In the heart of those nations where Islam predominates, Obama pronounced himself “a Christian, but…” And then acknowledges that Islam was revealed. The one statement seems not only weak and defensive, but reveals his own hesitant, conditional or limited Christianity.

I understand that Barack Obama wants desperately to demonstrate his stark differences with everything Bush. He views his own elevation as a repudiation of George W. Bush and all his works.

What he did on his trip to the Middle East was also a repudiation of American policy going back to liberalism’s great model, Franklin D. Roosevelt.

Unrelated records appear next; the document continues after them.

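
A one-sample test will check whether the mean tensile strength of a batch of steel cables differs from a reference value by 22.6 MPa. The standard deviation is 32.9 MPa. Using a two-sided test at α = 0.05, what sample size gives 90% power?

23

For a one-sample z-test, n = ((z_{α/2} + z_β)·σ/δ)².
z_{α/2} = 1.960 (two-sided α = 0.05); z_β = 1.282 (power 90% → β = 0.1).
n = (3.242 × 32.9 / 22.6)² = 22.27
Round up: n = 23.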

Roosevelt arrived in February 1945 for his only summit with the leader of Saudi Arabia, King Abdul Aziz. Roosevelt was conveyed on the U.S.S. Quincy, a warship of his beloved Navy. FDR can be seen in photographs of that solitary meeting. Wearing his dashing Navy cape, the President sits across from the king in his flowing robes. The President looks straight into the news cameras, calm and confident. Just months from death, Roosevelt gave the last ounces of his strength to advance his agenda for peace in the region.

Roosevelt was not willing, however, to crush the hopes of the Jewish people for a land to call their own. He had sent a letter the previous fall to New York Sen. Robert F. Wagner: “I know how long and ardently the Jewish people have worked and prayed for a free and independent Jewish commonwealth. I am convinced that the American give their support to this aim and if re-elected I shall help bring about its realization.”

FDR, too, knew the power of words. “I shall help to bring about its realization”--the realization of a Jewish state. Nothing like those words were uttered by Barack Obama in his Middle Eastern trip.

Roosevelt had to know his task would not be an easy one. The Saudi king had suggested that instead of letting the Jews settle in Palestine, they should be given a homeland in defeated Germany. Let the Germans pay for what they had done, or had allowed to be done to the Jews.

Roosevelt, citing his own rural upbringing as a farmer, offered the king help with reclaiming water for his parched desert kingdom. The king waved off such help—if it meant that the deserts might bloom for the Jews, too.

What has changed? Sixty-four years later, aren’t the Arab rulers still willing to see their own people impoverished and oppressed rather than let them advance with their Jewish neighbors? Aren’t they still unwilling to recognize Israel as a Jewish commonwealth? Nothing the Expected One achieved as he abased himself and the U.S. before the Arab world can give us hope for positive change.

Let us not think that he has brought balance. Only six percent of Israelis think Obama is pro-Israel. What can the rest of Israel’s friends be thinking?